When to Get Help for Controlling Behavior

It’s important to seek outside support if you notice these signs:

  • You feel fearful, intimidated or threatened
  • Your physical safety is at risk
  • The behavior escalates over time
  • Your mental health is suffering
  • You have trouble recognizing your own needs and feelings
  • Self-esteem is plummeting
  • You feel isolated from others
  • Depression, anxiety or PTSD symptoms emerge
  • You make excuses for their behavior
  • You feel like you’re “walking on eggshells”
  • Your partner dismisses your concerns

Seek counseling, contact authorities if needed or reach out to domestic violence resources in your area. You deserve healthy relationships free of manipulation, threats and fear.

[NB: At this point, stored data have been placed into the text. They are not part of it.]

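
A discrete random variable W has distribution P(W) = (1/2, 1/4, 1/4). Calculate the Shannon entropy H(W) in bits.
1.5000 bits

Shannon entropy is H(X) = -Σ p(x) log p(x).

For P = (1/2, 1/4, 1/4):
H = -1/2 × log_2(1/2) -1/4 × log_2(1/4) -1/4 × log_2(1/4)
H = 1.5000 bits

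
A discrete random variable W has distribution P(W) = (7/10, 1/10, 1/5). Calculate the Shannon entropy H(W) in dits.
0.3482 dits

Shannon entropy is H(X) = -Σ p(x) log p(x).

For P = (7/10, 1/10, 1/5):
H = -7/10 × log_10(7/10) -1/10 × log_10(1/10) -1/5 × log_10(1/5)
H = 0.3482 dits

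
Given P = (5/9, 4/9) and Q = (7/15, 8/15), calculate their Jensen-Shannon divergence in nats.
0.0040 nats

Jensen-Shannon divergence is:
JSD(P||Q) = 0.5 × D_KL(P||M) + 0.5 × D_KL(Q||M)
where M = 0.5 × (P + Q) is the mixture distribution.

M = 0.5 × (5/9, 4/9) + 0.5 × (7/15, 8/15) = (0.511111, 0.488889)

D_KL(P||M) = 0.0040 nats
D_KL(Q||M) = 0.0040 nats

JSD(P||Q) = 0.5 × 0.0040 + 0.5 × 0.0040 = 0.0040 nats

Unlike KL divergence, JSD is symmetric and bounded: 0 ≤ JSD ≤ log(2).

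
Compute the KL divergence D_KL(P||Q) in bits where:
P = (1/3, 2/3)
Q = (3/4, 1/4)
0.5534 bits

KL divergence: D_KL(P||Q) = Σ p(x) log(p(x)/q(x))

Computing term by term:
  x=0: 1/3 × log_2[(1/3)/(3/4)] = 1/3 × -1.1699 = -0.3900
  x=1: 2/3 × log_2[(2/3)/(1/4)] = 2/3 × 1.4150 = 0.9434

D_KL(P||Q) = 0.5534 bits

Note: KL divergence is always non-negative and equals 0 iff P = Q.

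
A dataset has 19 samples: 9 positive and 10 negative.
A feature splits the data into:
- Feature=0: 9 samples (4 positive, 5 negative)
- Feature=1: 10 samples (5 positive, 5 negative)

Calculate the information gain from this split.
0.0022 bits

Information Gain = H(Y) - H(Y|Feature)

Before split:
P(positive) = 9/19 = 0.4737
H(Y) = 0.9980 bits

After split:
Feature=0: H = 0.9911 bits (weight = 9/19)
Feature=1: H = 1.0000 bits (weight = 10/19)
H(Y|Feature) = (9/19)×0.9911 + (10/19)×1.0000 = 0.9958 bits

Information Gain = 0.9980 - 0.9958 = 0.0022 bits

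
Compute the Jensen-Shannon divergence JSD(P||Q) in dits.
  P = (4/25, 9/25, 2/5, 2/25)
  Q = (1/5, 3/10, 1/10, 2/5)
0.0473 dits

Jensen-Shannon divergence is:
JSD(P||Q) = 0.5 × D_KL(P||M) + 0.5 × D_KL(Q||M)
where M = 0.5 × (P + Q) is the mixture distribution.

M = 0.5 × (4/25, 9/25, 2/5, 2/25) + 0.5 × (1/5, 3/10, 1/10, 2/5) = (0.18, 0.33, 1/4, 6/25)

D_KL(P||M) = 0.0489 dits
D_KL(Q||M) = 0.0457 dits

JSD(P||Q) = 0.5 × 0.0489 + 0.5 × 0.0457 = 0.0473 dits

Unlike KL divergence, JSD is symmetric and bounded: 0 ≤ JSD ≤ log(2).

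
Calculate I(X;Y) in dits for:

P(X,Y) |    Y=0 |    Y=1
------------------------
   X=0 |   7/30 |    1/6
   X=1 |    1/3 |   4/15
0.0002 dits

Mutual information: I(X;Y) = H(X) + H(Y) - H(X,Y)

Marginals:
P(X) = (2/5, 3/5), H(X) = 0.2923 dits
P(Y) = (17/30, 13/30), H(Y) = 0.2972 dits

Joint entropy: H(X,Y) = 0.5893 dits

I(X;Y) = 0.2923 + 0.2972 - 0.5893 = 0.0002 dits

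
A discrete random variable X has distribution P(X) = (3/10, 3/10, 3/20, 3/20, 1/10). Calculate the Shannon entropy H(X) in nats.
1.5218 nats

Shannon entropy is H(X) = -Σ p(x) log p(x).

For P = (3/10, 3/10, 3/20, 3/20, 1/10):
H = -3/10 × log_e(3/10) -3/10 × log_e(3/10) -3/20 × log_e(3/20) -3/20 × log_e(3/20) -1/10 × log_e(1/10)
H = 1.5218 nats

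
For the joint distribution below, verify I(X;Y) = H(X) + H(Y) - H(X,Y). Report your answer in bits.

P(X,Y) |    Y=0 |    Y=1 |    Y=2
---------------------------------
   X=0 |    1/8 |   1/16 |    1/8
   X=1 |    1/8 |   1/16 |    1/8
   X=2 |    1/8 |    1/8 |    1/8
I(X;Y) = 0.0157 bits

Mutual information has multiple equivalent forms:
- I(X;Y) = H(X) - H(X|Y)
- I(X;Y) = H(Y) - H(Y|X)
- I(X;Y) = H(X) + H(Y) - H(X,Y)

Computing all quantities:
H(X) = 1.5794, H(Y) = 1.5613, H(X,Y) = 3.1250
H(X|Y) = 1.5637, H(Y|X) = 1.5456

Verification:
H(X) - H(X|Y) = 1.5794 - 1.5637 = 0.0157
H(Y) - H(Y|X) = 1.5613 - 1.5456 = 0.0157
H(X) + H(Y) - H(X,Y) = 1.5794 + 1.5613 - 3.1250 = 0.0157

All forms give I(X;Y) = 0.0157 bits. ✓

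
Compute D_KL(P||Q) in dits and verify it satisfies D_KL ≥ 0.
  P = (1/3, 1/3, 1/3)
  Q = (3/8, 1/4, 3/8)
0.0075 dits

KL divergence satisfies the Gibbs inequality: D_KL(P||Q) ≥ 0 for all distributions P, Q.

D_KL(P||Q) = Σ p(x) log(p(x)/q(x))
Term by term:
  x=0: 1/3 × log_10[(1/3)/(3/8)] = -0.0171
  x=1: 1/3 × log_10[(1/3)/(1/4)] = 0.0416
  x=2: 1/3 × log_10[(1/3)/(3/8)] = -0.0171
D_KL(P||Q) = 0.0075 dits

D_KL(P||Q) = 0.0075 ≥ 0 ✓

This non-negativity is a fundamental property: relative entropy cannot be negative because it measures how different Q is from P.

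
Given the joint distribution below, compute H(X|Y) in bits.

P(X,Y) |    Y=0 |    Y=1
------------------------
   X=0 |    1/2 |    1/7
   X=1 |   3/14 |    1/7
0.9152 bits

Using the chain rule: H(X|Y) = H(X,Y) - H(Y)

First, compute H(X,Y) = 1.7783 bits

Marginal P(Y) = (5/7, 2/7)
H(Y) = 0.8631 bits

H(X|Y) = H(X,Y) - H(Y) = 1.7783 - 0.8631 = 0.9152 bits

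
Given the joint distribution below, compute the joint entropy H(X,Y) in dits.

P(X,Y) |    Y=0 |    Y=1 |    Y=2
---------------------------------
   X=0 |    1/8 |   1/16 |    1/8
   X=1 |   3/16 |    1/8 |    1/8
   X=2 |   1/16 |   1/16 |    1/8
0.9265 dits

Joint entropy is H(X,Y) = -Σ_{x,y} p(x,y) log p(x,y).

Summing over all non-zero entries:
H(X,Y) = -[1/8·log_10(1/8) + 1/16·log_10(1/16) + 1/8·log_10(1/8) + 3/16·log_10(3/16) + 1/8·log_10(1/8) + 1/8·log_10(1/8) + 1/16·log_10(1/16) + 1/16·log_10(1/16) + 1/8·log_10(1/8)]
H(X,Y) = 0.9265 dits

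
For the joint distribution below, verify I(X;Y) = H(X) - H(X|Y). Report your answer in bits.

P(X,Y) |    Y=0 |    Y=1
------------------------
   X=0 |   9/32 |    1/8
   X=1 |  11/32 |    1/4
I(X;Y) = 0.0096 bits

Mutual information has multiple equivalent forms:
- I(X;Y) = H(X) - H(X|Y)
- I(X;Y) = H(Y) - H(Y|X)
- I(X;Y) = H(X) + H(Y) - H(X,Y)

Computing all quantities:
H(X) = 0.9745, H(Y) = 0.9544, H(X,Y) = 1.9193
H(X|Y) = 0.9648, H(Y|X) = 0.9448

Verification:
H(X) - H(X|Y) = 0.9745 - 0.9648 = 0.0096
H(Y) - H(Y|X) = 0.9544 - 0.9448 = 0.0096
H(X) + H(Y) - H(X,Y) = 0.9745 + 0.9544 - 1.9193 = 0.0096

All forms give I(X;Y) = 0.0096 bits. ✓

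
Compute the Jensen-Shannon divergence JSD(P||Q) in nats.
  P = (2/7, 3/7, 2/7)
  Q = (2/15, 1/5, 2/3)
0.0746 nats

Jensen-Shannon divergence is:
JSD(P||Q) = 0.5 × D_KL(P||M) + 0.5 × D_KL(Q||M)
where M = 0.5 × (P + Q) is the mixture distribution.

M = 0.5 × (2/7, 3/7, 2/7) + 0.5 × (2/15, 1/5, 2/3) = (0.209524, 11/35, 10/21)

D_KL(P||M) = 0.0756 nats
D_KL(Q||M) = 0.0737 nats

JSD(P||Q) = 0.5 × 0.0756 + 0.5 × 0.0737 = 0.0746 nats

Unlike KL divergence, JSD is symmetric and bounded: 0 ≤ JSD ≤ log(2).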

Protecting Your Rights and Autonomy

To reduce a controlling person’s power over you, it’s essential to assert your rights and autonomy. Important ways to do this include:

  • Making your own choices about activities, clothing, appearance etc.
  • Spending time with friends and family when you choose
  • Refusing unreasonable demands or threats
  • Letting the controlling person know their behavior is unacceptable
  • Following through with meaningful consequences
  • Increasing financial independence
  • Trusting your own instincts and needs
  • Leaving if necessary for safety and well-being

You have the right to set boundaries, say no and put your needs first. Small steps to assert independence can eventually help regain control over your life.

Conclusion

Controlling behavior stems from emotional issues like insecurity, the need for power and distrust of others. It can have serious consequences for victims. While changing controlling habits is difficult, it is possible in some cases with self-awareness, therapy and a desire to change. Victims should assert their rights, get support and prioritize their needs. With help, it is possible to regain autonomy and establish healthy boundaries in relationships.